— Если ты поедешь опять туда, я стану тем… чем ты хочешь, — нежно проговорила она, прислоняясь головой к его плечу. — Скажи, что поедешь, и я сейчас же дам согласие и минуты тебя ждать не заставлю.
— Вот удивительно, — сказал Ибрайт, — и ты, и моя мать тут сошлись во мнениях! Но я поклялся не возвращаться туда, Юстасия. Не город этот я ненавижу, а свое занятие.
— Но ты мог бы поехать в каком-нибудь другом качестве.
— Нет. И, кроме того, это бы помешало моим планам. Не настаивай на этом, Юстасия. Ты выйдешь за меня, скажи?
— Не знаю.
— Ну что тебе так дался Париж, он не лучше других мест. Обещай мне, милая!
— Я уверена, что план этот в конце концов тебе надоест, и ты его бросишь, и тогда уже все будет в порядке; так что хорошо, я обещаю быть твоей — теперь и навсегда.
Клайм мягким нажимом руки повернул к себе ее лицо и поцеловал.
— Ах, но ты не знаешь, что ты получишь, женясь на мне, — сказала она. Иногда мне думается, что в Юстасии Вэй нет того материала, из которого делают этаких добротных домотканых жен. Ну, да не будем думать об этом — смотри, как наше время бежит, бежит, бежит! — Она показала на уже наполовину затемненную луну.
— Ты слишком мрачно смотришь на вещи.
— Нет. Я только боюсь думать о чем-нибудь за пределами настоящего. Что есть, мы знаем. Сейчас мы вместе, а вот долго ли так будет, кто может это сказать? Неизвестное всегда чудится мне полным угрозы, даже когда, казалось бы, можно ожидать только хорошего… Клайм, в этом пригашенном свете лицо у тебя стало какое-то необычное, оно как будто отлито из золота. Это означает, что ты способен на большее, чем все твои планы.
— Ты честолюбива, Юстасия, — нет, не честолюбива, а ты любишь роскошь. И чтобы сделать тебя счастливой, пожалуй, и мне следовало бы иметь такие же вкусы. А я как раз наоборот — готов запереться здесь, в глухом углу, была бы только у меня настоящая работа.

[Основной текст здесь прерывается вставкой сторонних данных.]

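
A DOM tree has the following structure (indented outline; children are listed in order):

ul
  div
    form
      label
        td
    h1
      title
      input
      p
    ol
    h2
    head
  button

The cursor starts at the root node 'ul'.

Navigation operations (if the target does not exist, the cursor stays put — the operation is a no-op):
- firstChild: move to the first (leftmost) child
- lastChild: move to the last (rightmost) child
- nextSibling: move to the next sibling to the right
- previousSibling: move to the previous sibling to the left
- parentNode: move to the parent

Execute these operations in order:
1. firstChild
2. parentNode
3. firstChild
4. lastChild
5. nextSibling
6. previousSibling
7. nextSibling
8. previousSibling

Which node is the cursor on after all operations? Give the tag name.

Answer: h2

Derivation:
After 1 (firstChild): div
After 2 (parentNode): ul
After 3 (firstChild): div
After 4 (lastChild): head
After 5 (nextSibling): head (no-op, stayed)
After 6 (previousSibling): h2
After 7 (nextSibling): head
After 8 (previousSibling): h2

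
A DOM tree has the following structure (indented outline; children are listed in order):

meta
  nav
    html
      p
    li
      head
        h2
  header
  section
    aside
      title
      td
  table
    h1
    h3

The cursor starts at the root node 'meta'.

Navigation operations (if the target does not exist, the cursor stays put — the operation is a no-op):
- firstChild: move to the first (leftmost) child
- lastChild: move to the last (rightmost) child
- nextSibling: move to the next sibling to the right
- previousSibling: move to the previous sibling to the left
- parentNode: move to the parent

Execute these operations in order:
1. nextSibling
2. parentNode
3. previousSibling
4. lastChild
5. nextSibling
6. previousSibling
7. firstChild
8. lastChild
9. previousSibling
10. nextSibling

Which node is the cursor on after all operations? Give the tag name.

After 1 (nextSibling): meta (no-op, stayed)
After 2 (parentNode): meta (no-op, stayed)
After 3 (previousSibling): meta (no-op, stayed)
After 4 (lastChild): table
After 5 (nextSibling): table (no-op, stayed)
After 6 (previousSibling): section
After 7 (firstChild): aside
After 8 (lastChild): td
After 9 (previousSibling): title
After 10 (nextSibling): td

Answer: td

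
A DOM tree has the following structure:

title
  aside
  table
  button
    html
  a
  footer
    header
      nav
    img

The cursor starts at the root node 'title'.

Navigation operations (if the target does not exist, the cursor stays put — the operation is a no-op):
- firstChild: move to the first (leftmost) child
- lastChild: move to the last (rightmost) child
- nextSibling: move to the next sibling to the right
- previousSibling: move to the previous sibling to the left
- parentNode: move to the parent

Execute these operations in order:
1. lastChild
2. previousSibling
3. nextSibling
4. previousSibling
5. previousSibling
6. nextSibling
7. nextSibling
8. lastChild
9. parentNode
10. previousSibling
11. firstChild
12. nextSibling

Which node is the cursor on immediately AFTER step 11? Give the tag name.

After 1 (lastChild): footer
After 2 (previousSibling): a
After 3 (nextSibling): footer
After 4 (previousSibling): a
After 5 (previousSibling): button
After 6 (nextSibling): a
After 7 (nextSibling): footer
After 8 (lastChild): img
After 9 (parentNode): footer
After 10 (previousSibling): a
After 11 (firstChild): a (no-op, stayed)

Answer: a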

В голосе его была нерешительность, как будто на него вдруг нашло сомненье, прав ли он в своей позиции нетерпеливого любовника, честно ли он поступает по отношению к той, чьи вкусы и склонности так редко и в столь немногом совпадают с его собственными. Она поняла его мысль и прошептала тихо и выразительно, вкладывая горячую убежденность в свои слова.
— Ты только не пойми меня дурно, Клайм; хоть мне и нравится Париж, но тебя я люблю ради тебя самого. Быть твоей женой и жить в Париже — это был бы рай, но лучше жить с тобой здесь, в глухом углу, чем вовсе не быть твоей. Хоть так, хоть сяк, для меня это выигрыш, и даже очень большой. Вот тебе мое, быть может, излишне откровенное признание.

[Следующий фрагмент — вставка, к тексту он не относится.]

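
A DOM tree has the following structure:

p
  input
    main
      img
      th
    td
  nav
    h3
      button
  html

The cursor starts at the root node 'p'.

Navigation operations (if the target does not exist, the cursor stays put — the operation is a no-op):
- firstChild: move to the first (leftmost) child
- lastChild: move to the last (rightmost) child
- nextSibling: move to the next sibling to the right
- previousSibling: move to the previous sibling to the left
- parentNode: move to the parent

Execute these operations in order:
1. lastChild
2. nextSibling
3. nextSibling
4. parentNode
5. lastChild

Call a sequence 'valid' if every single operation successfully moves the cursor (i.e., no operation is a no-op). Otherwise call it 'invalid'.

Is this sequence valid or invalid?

After 1 (lastChild): html
After 2 (nextSibling): html (no-op, stayed)
After 3 (nextSibling): html (no-op, stayed)
After 4 (parentNode): p
After 5 (lastChild): html

Answer: invalid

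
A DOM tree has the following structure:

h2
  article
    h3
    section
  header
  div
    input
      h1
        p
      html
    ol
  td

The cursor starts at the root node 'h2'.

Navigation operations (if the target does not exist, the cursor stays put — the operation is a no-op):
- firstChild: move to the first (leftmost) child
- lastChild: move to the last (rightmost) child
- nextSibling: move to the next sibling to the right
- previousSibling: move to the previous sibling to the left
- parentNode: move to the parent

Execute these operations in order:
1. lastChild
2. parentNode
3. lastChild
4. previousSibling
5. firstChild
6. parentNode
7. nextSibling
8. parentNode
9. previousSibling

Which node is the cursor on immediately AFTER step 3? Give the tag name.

Answer: td

Derivation:
After 1 (lastChild): td
After 2 (parentNode): h2
After 3 (lastChild): td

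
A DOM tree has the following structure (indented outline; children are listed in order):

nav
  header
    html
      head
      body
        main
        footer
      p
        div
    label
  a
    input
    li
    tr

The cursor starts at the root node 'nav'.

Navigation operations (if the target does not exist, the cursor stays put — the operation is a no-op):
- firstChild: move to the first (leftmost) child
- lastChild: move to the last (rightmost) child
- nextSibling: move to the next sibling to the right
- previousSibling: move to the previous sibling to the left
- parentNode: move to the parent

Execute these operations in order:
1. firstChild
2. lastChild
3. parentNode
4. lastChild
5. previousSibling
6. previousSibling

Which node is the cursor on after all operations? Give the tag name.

Answer: html

Derivation:
After 1 (firstChild): header
After 2 (lastChild): label
After 3 (parentNode): header
After 4 (lastChild): label
After 5 (previousSibling): html
After 6 (previousSibling): html (no-op, stayed)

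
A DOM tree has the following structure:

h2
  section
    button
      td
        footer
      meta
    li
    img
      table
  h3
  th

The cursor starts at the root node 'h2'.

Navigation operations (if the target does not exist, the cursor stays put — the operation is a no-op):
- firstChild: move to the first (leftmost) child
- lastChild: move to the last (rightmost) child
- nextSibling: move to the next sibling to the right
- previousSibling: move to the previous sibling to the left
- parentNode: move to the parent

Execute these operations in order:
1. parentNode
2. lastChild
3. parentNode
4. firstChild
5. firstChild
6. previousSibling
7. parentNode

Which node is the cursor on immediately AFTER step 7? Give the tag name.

After 1 (parentNode): h2 (no-op, stayed)
After 2 (lastChild): th
After 3 (parentNode): h2
After 4 (firstChild): section
After 5 (firstChild): button
After 6 (previousSibling): button (no-op, stayed)
After 7 (parentNode): section

Answer: section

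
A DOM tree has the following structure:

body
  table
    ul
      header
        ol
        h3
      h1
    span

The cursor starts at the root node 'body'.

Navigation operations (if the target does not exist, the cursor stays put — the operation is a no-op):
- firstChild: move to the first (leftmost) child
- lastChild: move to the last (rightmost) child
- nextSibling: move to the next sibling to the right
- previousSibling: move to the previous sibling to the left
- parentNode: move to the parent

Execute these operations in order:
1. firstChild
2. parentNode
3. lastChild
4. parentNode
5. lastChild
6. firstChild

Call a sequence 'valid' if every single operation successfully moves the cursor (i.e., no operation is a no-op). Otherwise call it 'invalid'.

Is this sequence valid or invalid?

Answer: valid

Derivation:
After 1 (firstChild): table
After 2 (parentNode): body
After 3 (lastChild): table
After 4 (parentNode): body
After 5 (lastChild): table
After 6 (firstChild): ul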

— Сказано чисто по-женски. А теперь мне придется скоро тебя покинуть. Пойдем, я провожу тебя до дому.
— Разве тебе уже пора? — спросила она. — Ах да, вижу, песок почти уже весь просыпался, и тень все больше съедает луну. Не уходи еще! Подождем, пока истечет час, тогда я уж не стану тебя удерживать. Ты уйдешь домой и будешь спать крепко, а я все вздыхаю во сне. Я тебе снилась когда-нибудь?
— Ясного такого сна не припомню.
— Я вижу твое лицо среди образов каждого сна, я слышу твой голос в каждом звуке. Это нехорошо. Это значит — я слишком сильно чувствую. Такая любовь, говорят, не живет долго. Но как это может быть? А впрочем, помню, как-то в Бедмуте я увидела на улице гусарского офицера, он ехал верхом, и хотя я его совсем не знала и он даже никогда не говорил со мной, я так влюбилась в него, что, думала, умру от любви, — но я не умерла и спустя время вовсе перестала о нем думать. Как ужасно, если придет день, когда я смогу не любить тебя, мой Клайм!

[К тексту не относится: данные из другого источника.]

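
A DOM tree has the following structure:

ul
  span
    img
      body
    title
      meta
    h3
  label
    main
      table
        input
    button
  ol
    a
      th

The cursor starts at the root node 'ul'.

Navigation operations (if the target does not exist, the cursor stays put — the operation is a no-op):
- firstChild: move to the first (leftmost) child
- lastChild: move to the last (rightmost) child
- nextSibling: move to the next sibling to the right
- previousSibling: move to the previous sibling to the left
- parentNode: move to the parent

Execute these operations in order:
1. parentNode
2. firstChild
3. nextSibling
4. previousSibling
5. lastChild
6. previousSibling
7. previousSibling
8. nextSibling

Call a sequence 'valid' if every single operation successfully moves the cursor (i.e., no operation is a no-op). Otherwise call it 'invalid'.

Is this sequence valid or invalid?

After 1 (parentNode): ul (no-op, stayed)
After 2 (firstChild): span
After 3 (nextSibling): label
After 4 (previousSibling): span
After 5 (lastChild): h3
After 6 (previousSibling): title
After 7 (previousSibling): img
After 8 (nextSibling): title

Answer: invalid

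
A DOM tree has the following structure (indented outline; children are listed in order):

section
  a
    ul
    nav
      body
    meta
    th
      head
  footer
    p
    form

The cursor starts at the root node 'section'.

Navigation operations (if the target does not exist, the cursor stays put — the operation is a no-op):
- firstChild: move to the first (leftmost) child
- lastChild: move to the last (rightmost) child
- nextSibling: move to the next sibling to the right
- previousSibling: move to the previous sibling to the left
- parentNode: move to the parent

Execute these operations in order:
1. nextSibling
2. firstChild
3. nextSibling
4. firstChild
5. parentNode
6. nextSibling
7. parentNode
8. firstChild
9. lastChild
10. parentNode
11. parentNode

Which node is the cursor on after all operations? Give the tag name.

Answer: section

Derivation:
After 1 (nextSibling): section (no-op, stayed)
After 2 (firstChild): a
After 3 (nextSibling): footer
After 4 (firstChild): p
After 5 (parentNode): footer
After 6 (nextSibling): footer (no-op, stayed)
After 7 (parentNode): section
After 8 (firstChild): a
After 9 (lastChild): th
After 10 (parentNode): a
After 11 (parentNode): section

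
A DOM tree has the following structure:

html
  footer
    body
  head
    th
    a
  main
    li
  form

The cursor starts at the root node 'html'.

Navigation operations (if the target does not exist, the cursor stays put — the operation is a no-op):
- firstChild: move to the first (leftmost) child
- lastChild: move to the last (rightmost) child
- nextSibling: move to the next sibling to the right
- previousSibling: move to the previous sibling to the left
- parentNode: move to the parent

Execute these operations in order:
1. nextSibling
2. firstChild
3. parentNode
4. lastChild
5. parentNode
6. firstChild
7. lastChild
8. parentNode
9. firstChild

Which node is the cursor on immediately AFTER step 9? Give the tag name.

Answer: body

Derivation:
After 1 (nextSibling): html (no-op, stayed)
After 2 (firstChild): footer
After 3 (parentNode): html
After 4 (lastChild): form
After 5 (parentNode): html
After 6 (firstChild): footer
After 7 (lastChild): body
After 8 (parentNode): footer
After 9 (firstChild): body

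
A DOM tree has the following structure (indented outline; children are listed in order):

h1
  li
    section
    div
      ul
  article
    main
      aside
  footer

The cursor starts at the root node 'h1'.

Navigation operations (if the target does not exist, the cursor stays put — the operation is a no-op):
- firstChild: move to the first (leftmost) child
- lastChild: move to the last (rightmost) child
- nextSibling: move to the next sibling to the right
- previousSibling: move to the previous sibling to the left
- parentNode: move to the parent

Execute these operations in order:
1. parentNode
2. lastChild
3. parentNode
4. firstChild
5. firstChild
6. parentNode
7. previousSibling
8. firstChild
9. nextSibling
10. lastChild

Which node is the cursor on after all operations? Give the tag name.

Answer: ul

Derivation:
After 1 (parentNode): h1 (no-op, stayed)
After 2 (lastChild): footer
After 3 (parentNode): h1
After 4 (firstChild): li
After 5 (firstChild): section
After 6 (parentNode): li
After 7 (previousSibling): li (no-op, stayed)
After 8 (firstChild): section
After 9 (nextSibling): div
After 10 (lastChild): ul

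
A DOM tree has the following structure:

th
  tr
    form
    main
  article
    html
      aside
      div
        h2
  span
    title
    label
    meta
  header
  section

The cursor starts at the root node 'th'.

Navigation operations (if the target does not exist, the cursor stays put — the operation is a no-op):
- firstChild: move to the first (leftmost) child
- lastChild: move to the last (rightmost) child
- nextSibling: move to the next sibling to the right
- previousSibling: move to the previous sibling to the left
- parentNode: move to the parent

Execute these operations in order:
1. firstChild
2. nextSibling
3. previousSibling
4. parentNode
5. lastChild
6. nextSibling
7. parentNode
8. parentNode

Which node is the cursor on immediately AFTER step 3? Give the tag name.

Answer: tr

Derivation:
After 1 (firstChild): tr
After 2 (nextSibling): article
After 3 (previousSibling): tr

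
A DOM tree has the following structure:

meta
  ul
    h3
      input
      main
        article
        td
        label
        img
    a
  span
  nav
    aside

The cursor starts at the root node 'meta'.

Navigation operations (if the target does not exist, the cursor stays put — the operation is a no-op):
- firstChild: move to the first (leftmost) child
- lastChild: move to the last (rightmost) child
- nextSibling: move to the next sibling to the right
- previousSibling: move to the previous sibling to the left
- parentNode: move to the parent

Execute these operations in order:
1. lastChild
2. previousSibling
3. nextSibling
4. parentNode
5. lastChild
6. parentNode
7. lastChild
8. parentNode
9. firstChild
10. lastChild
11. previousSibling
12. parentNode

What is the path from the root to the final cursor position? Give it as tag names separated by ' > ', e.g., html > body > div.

Answer: meta > ul

Derivation:
After 1 (lastChild): nav
After 2 (previousSibling): span
After 3 (nextSibling): nav
After 4 (parentNode): meta
After 5 (lastChild): nav
After 6 (parentNode): meta
After 7 (lastChild): nav
After 8 (parentNode): meta
After 9 (firstChild): ul
After 10 (lastChild): a
After 11 (previousSibling): h3
After 12 (parentNode): ul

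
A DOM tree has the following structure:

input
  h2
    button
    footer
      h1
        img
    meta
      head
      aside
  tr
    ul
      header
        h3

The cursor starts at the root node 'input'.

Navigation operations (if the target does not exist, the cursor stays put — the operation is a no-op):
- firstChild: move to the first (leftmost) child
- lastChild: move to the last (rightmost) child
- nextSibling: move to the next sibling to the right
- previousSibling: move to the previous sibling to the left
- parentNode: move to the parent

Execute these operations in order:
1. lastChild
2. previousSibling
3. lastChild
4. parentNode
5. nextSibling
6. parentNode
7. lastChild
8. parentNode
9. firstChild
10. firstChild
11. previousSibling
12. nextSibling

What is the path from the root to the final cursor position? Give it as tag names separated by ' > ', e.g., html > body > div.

After 1 (lastChild): tr
After 2 (previousSibling): h2
After 3 (lastChild): meta
After 4 (parentNode): h2
After 5 (nextSibling): tr
After 6 (parentNode): input
After 7 (lastChild): tr
After 8 (parentNode): input
After 9 (firstChild): h2
After 10 (firstChild): button
After 11 (previousSibling): button (no-op, stayed)
After 12 (nextSibling): footer

Answer: input > h2 > footer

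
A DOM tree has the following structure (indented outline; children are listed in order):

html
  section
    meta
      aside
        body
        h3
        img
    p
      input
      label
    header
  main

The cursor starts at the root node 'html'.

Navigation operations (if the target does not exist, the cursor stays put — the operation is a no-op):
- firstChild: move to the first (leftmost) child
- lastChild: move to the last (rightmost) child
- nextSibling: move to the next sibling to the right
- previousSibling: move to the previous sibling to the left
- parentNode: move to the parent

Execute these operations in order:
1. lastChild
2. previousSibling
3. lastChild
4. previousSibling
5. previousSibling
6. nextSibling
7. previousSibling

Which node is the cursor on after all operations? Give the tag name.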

— Пожалуйста, не говори таких нелепостей. Когда мы увидим, что близится такое время, мы скажем: «Я пережил свою веру и свое предназначение», — и умрем. Ну вот, час истек, идти пора.
Рука об руку они шли по тропинке к Мистоверу. Возле дома Клайм сказал:
— Сегодня мне уже поздно заходить к твоему дедушке. Как ты думаешь, он будет против?
— Я поговорю с ним. Я так привыкла быть сама себе госпожой, мне и в голову не пришло, что надо будет его спросить.
После долгих прощаний они расстались, и Клайм стал спускаться в сторону Блумс-Энда.